The author has been described by News Ltd as an "iconoclast", "Svengali", a pollie's "economist muse", and "pungently accurate". Fairfax says he is a "Renaissance man" and "one of Australia’s most respected analysts." Stephen Koukoulas concludes that he is "85% right", and "would make a great Opposition leader." Terry McCrann claims the author thinks "‘nuance’ is a trendy village in the south of France", but can be "scintillating" when he thinks "clearly". The ACTU reckons he’s "an enigma wrapped in a Bloomberg terminal, wrapped in some apparently well-honed abs."

Friday, April 30, 2010

Rory Robertson: Oz house prices still as strong as 10 men

Oz house prices still as strong as 10 men; Investor credit accelerating; End of shrinkage in business lending
by Rory Robertson

Today’s updates on RP Data-Rismark home prices and RBA credit both worked in the direction of making Terry McCrann right on a rate hike next Tuesday (see attached RBA Watch)

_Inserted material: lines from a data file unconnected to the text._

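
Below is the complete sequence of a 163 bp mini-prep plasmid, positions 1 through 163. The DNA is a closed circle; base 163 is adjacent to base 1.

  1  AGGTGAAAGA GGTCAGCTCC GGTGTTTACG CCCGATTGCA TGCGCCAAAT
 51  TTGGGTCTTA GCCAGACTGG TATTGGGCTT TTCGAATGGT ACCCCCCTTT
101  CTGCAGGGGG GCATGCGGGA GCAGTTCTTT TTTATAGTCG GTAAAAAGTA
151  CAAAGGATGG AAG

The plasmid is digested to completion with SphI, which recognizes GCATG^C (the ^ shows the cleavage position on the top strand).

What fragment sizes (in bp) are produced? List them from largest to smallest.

90, 73 bp

SphI sites (GCATGC) start at positions 38, 111.
SphI cuts after base 5 of each site (before the last base), so after positions 42, 115.
Circular molecule, 2 cuts → 2 fragments:
  43–115 → 73 bp
  116–163 then 1–42 → 48 + 42 = 90 bp
Sorted largest to smallest: 90, 73 bp.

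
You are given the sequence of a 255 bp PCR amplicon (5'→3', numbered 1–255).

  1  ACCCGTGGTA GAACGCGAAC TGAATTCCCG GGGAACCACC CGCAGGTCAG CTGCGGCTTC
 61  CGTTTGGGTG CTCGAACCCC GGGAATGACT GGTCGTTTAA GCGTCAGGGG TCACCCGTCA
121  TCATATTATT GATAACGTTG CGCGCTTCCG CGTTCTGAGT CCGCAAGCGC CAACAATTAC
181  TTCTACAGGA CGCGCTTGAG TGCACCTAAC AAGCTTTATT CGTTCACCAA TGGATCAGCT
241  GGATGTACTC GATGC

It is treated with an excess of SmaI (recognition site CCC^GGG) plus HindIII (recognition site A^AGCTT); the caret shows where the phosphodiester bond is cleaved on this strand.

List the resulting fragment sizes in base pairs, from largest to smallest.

SmaI sites (CCCGGG) start at positions 27, 78.
SmaI cuts after base 3 of each site, so after positions 29, 80.
The HindIII site (AAGCTT) starts at position 211.
HindIII cuts after the first base of each site, so after position 211.
Combined cut positions: 29, 80, 211.
Linear molecule, 3 cuts → 4 fragments:
  1–29 → 29 bp
  30–80 → 51 bp
  81–211 → 131 bp
  212–255 → 44 bp
Sorted largest to smallest: 131, 51, 44, 29 bp.

131, 51, 44, 29 bp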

Australian house prices (not including units) rose by another very strong 1.6% in March, to be up 4.5% over Q1 and by 12.6% over the past year (chart 1).


House-price growth has been particularly rapid in Sydney, Melbourne and Darwin over the first three months of the year, running at annualised rates in excess of 20% (charts 6 and 7).

The main reasons for the impressive strength of Australian versus US house prices (chart 1) are by now well known, including our faster population growth (driven by a massive lift in Australian immigration), our weak supply response (Australia’s home-building trend has remained stuck near 150k new homes per annum, come hell or high water) and our much-more-disciplined mortgage markets.

Moreover, our unemployment rate has fallen by more than 4pp relative to the US unemployment rate in recent years (chart 2), and the RBA was able to drop mortgage rates dramatically after Lehman’s collapse collapsed global growth (chart 3).



Between August 2008 and June 2009, the typical Australian (floating) mortgage rate had fallen by 2-3/4pp relative to the typical US (fixed) mortgage rate. As you know, that was massively supportive of Australian home prices.

Looking at the chart (3) - with Australia’s typical mortgage rate at 6.5% versus 9% at the 2008 peak - it’s clear that there’s plenty of room for mortgage rates to rise significantly over the next few years.

Indeed, if stronger local and global growth - and the re-run of Australia’s biggest-ever mining boom - continue to drag our unemployment rate back below 5%, prompting a re-run of the sort of economic overheating that so disturbed the RBA in 2007-08, then mortgage rates could threaten to revisit their previous peaks near 9%.

On the outlook for house prices, I have no strong view except that those with extreme views will continue to be wrong. There clearly are both positives - rapid population growth alongside decent GDP and jobs growth, colliding with the flat long-term trend in homebuilding - and negatives, the latter dominated by ongoing RBA rate hikes driving mortgage rates higher.

Today’s RBA credit data show housing credit still growing at a solid 8.7% annualised rate (3mma, chart 4). That’s slow relative to several 20%-plus booms in earlier times (chart 5), but obviously it’s been sufficient to fuel rapid house-price growth over the past year.

Importantly, housing credit to investors now is growing as fast as credit to owner-occupiers, notwithstanding Governor Stevens' recent fatherly advice on breakfast TV – “It's a mistake to assume a riskless, easy, and guaranteed way to prosperity is just to leverage to property".

The other big news in today’s credit data is the fact that the shrinkage of intermediary lending to business has ended (chart 4 again).